Now it doesn't look quite so far-sighted after all. Barclays has had to pay through the nose for the new capital it is receiving from the Gulf. It has also infuriated its own shareholders by denying them pre-emption rights. Ah, but at least we'll be able to pay a dividend next year, John Varley, chief executive of Barclays, might reply. What's more, we've retained the commercial freedom to expand further into investment banking and pay the bonuses necessary to achieve this ambition. Round at Lloyds Banking Group, there is little or no interest in expanding in investment banking, and the obligations imposed by the Government, such as they are, amount to no more than it would have done in any case. The dividend breakthrough removes the final fly in the ointment of UK government money. More encouraging still, if the present phase of improved sentiment in markets continues, it may not be necessary to call on the full £17bn of state support.

Shares in Lloyds TSB are now some distance ahead of the Government's placement price, providing an incentive to shareholders to take up their rights, and even the HBOS share price isn't far off. The Government may, therefore, end up a significantly smaller stakeholder than the 43 per cent implied by the terms of the recapitalisation. As a consequence, the dilution may not be as bad.

Just a few weeks back, Sir Victor found himself awkwardly trying to explain why he was sacrificing an attractive dividend yield for a three-year punt on a busted mortgage bank.
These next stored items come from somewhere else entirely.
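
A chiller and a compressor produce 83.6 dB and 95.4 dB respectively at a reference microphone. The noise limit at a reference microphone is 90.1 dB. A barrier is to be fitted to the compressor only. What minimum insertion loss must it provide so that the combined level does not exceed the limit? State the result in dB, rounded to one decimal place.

6.4 dB

Fixed contribution from the other source: Σ 10^(L/10) = 10^(83.6/10) = 2.291e+08 (83.60 dB).
To meet 90.1 dB overall, the treated compressor may contribute at most 10^(90.1/10) − 2.291e+08 = 7.942e+08, i.e. 89.00 dB.
Required insertion loss = 95.4 − 89.00 = 6.40 dB.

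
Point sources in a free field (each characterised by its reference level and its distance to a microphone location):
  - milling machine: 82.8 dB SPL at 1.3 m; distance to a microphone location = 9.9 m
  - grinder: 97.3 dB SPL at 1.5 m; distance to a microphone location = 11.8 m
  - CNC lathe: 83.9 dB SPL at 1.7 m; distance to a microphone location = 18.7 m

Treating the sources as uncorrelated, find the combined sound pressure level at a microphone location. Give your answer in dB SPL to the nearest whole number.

80 dB SPL

First find each source's level at the receiver (point-source: −20·log₁₀(r/r_ref)), then combine on an intensity basis.
milling machine: 82.8 − 20·log₁₀(9.9/1.3) = 82.8 − 17.63 = 65.17 dB SPL.
grinder: 97.3 − 20·log₁₀(11.8/1.5) = 97.3 − 17.92 = 79.38 dB SPL.
CNC lathe: 83.9 − 20·log₁₀(18.7/1.7) = 83.9 − 20.83 = 63.07 dB SPL.
Σ 10^(L/10) = 9.209e+07 → L_total = 10·log₁₀(9.209e+07) = 79.64 dB SPL.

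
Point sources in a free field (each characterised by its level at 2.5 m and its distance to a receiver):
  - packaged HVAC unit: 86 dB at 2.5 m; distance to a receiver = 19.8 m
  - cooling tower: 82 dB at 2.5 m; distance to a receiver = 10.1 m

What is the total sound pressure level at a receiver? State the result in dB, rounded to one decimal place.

72.1 dB

First find each source's level at the receiver (point-source: −20·log₁₀(r/r_ref)), then combine on an intensity basis.
packaged HVAC unit: 86 − 20·log₁₀(19.8/2.5) = 86 − 17.97 = 68.03 dB.
cooling tower: 82 − 20·log₁₀(10.1/2.5) = 82 − 12.13 = 69.87 dB.
Σ 10^(L/10) = 1.606e+07 → L_total = 10·log₁₀(1.606e+07) = 72.06 dB.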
It looked as if he had been had. The Government had led him to believe he had no alternative but to accept the taxpayers' pound. Barclays had, meanwhile, been allowed to sail off untainted by the stigma of part nationalisation.

Yesterday's dividend concession helps correct the grievance. Barclays and Lloyds Banking Group (LBG) are two very different business models. It probably won't harm LBG, an almost exclusively UK retail, commercial and mortgage bank, to be part-Government owned. For Barclays, with its international and investment banking pretensions, any amount of UK Government ownership was anathema, even if it is reasonable to ask why being part-owned by three overseas governments is any better.

The mistake that Barclays made was its failure to offer the attractively priced "reserve capital instruments" by way of pre-emption rights. The row has been made worse by the fact that some institutions believe they were misled in pre-marketing, because they hadn't realised that valuable warrants were being attached to the new capital. Warrants were only added during negotiations with the Gulf states, when they were offered up as a way of clinching the deal. Beggars can't be choosers, but it would have saved an awful lot of grief had Barclays asked its own shareholders first.

As for Lloyds Banking Group, the quality of assets at HBOS is continuing to deteriorate at alarming speed. The main surprise in yesterday's numbers was an additional £1.25bn provision against property and other forms of commercial lending. Sir Victor has good reason to congratulate himself on the revised terms he's negotiated with the Government, but there is no disguising the scale of the challenge faced in paying off the preference stock before the end of next year.

The easiest way to do it would be to dispose of assets, but this is hardly a sellers' market right now, and as Barclays has discovered, raising preference capital on better terms than the UK Government is far from easy in these markets.